Flooding following earthquakes may also result from seiches (oscillation of the water in enclosed bodies of water such as reservoirs) or from the failure of reservoirs or embankments. The probability of such flooding hazards is not easy to determine. They need to be acknowledged in selecting a site which is vulnerable, but the risk of damage or life-loss is probably not great enough for the site to be avoided altogether, except for very sensitive facilities.

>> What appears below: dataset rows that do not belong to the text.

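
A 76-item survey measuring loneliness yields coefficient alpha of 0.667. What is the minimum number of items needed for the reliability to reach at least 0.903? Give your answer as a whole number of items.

Rearranging the Spearman-Brown formula for n,
n = r_target (1 − r_old) / [ r_old (1 − r_target) ]
n = 0.903 × (1 − 0.667) / [ 0.667 × (1 − 0.903) ]
n = 0.300699 / 0.064699 ≈ 4.6477
4.6477 × 76 = 353.23 → 354 items

354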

Tsunamis are sequences of long-period sea waves generated by earthquakes, often those which occur in the sea bed as shown in Figure 4. They travel long distances at high speed, and when they reach the shore, they may under certain conditions result in huge waves a number of metres in height, which can surge well inshore. Low-lying coastal areas on the margins of the large oceans, especially the Pacific Ocean, are most vulnerable. Considerable damage can be caused by tsunamis and many coastlines such as those of North America, Japan, Hawaii, Peru and Chile are vulnerable. Some warning of the arrival of a large tsunami is usually available, enabling the vulnerable population to evacuate. Low lightweight buildings may be severely damaged by the high-velocity water impact, but more substantial structures can survive.

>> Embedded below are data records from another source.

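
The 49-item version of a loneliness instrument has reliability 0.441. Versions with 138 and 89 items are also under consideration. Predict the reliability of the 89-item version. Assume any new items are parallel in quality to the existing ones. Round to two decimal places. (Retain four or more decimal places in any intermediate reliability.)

Only the ratio of lengths matters: n = 89/49 = 1.8163
r_{89} = n·r / (1 + (n − 1)·r) = 0.8010 / 1.3600 ≈ 0.5890

0.59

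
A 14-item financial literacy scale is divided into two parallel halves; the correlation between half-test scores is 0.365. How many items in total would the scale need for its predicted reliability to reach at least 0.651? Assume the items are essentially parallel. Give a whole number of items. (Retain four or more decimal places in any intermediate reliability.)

23

r_full = 2(0.365)/(1 + 0.365) = 0.5348
n = r_tgt(1 − r_full) / [r_full(1 − r_tgt)] = 0.651 × 0.4652 / (0.5348 × 0.349) ≈ 1.6226
Required items = 1.6226 × 14 = 22.72, so 23 items.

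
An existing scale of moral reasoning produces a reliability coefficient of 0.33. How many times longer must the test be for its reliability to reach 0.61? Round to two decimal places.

3.18

n = 0.61(1 − 0.33) / [0.33(1 − 0.61)]
  = 0.4087 / 0.1287 = 3.1756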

5. Ground Shaking Amplification

Choice of siting should also take into consideration the probable effect of the siting on the extent of ground shaking which will be experienced in an earthquake. It has frequently been observed that earthquake damage is greater in settlements sited on soft soils than in those sited on hard soil or on rock sites as shown in Figure 5. This is mainly due to amplification of the ground motions in transmission from bedrock to surface through the soil layer, but additional factors which may be involved include the destructive effect on foundations of subsidence which may have occurred on soft ground prior to the earthquake and the effect of ground deformations during the earthquake. Generally rock sites are to be preferred, and where siting on soft soil is unavoidable, provision should be made in the design of the building and the foundations for the more severe movements which will be experienced. Most building codes include provision for the effects of subsoil conditions. A full geotechnical investigation of the site is needed to consider the likely consequences of the subsoil conditions for the design of buildings.

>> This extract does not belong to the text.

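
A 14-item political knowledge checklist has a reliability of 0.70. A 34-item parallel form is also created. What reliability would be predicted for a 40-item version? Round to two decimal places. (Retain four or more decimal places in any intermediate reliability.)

The 34-item form is not needed; work directly from the 14-item form with n = 40/14 = 2.8571.
r_{40} = n·r / (1 + (n − 1)·r) = 2.0000 / 2.3000 ≈ 0.8696

0.87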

Figure 5: Ground Shaking Amplification
Figure 5: Ground Shaking Amplification

Settlements located on deep deposits of soft soil types or compressible deposits are a special case. Such deposits can have a strongly defined natural frequency of vibration, amplifying that part of the bedrock motion which is of similar frequency, and filtering out the rest. Buildings will be affected selectively according to their own natural frequency of vibration. Such amplification will be particularly strong for distant earthquakes for which filtering of the high-frequency component of the motion has already occurred. Low-frequency components of ground motion have caused damage to medium- to high-rise buildings on a number of city sites located on deep soft soil deposits. In settlements founded on such deep alluvial deposits it may be necessary to restrict the height or mode of construction of buildings so that their natural frequency of vibration is not of the same order as that of the underlying soil deposits. Avoiding such sites altogether is rarely an option, since the pattern of urban development may have already been established.
Ground motion amplification can also occur as a result of topographical effects; in particular, buildings sited on ridges may be vulnerable. However, the extent of this effect and the factors influencing it are not yet sufficiently well understood for any clear rules to be formulated. Again, it may well not be possible, for economic reasons, to avoid building on ridges.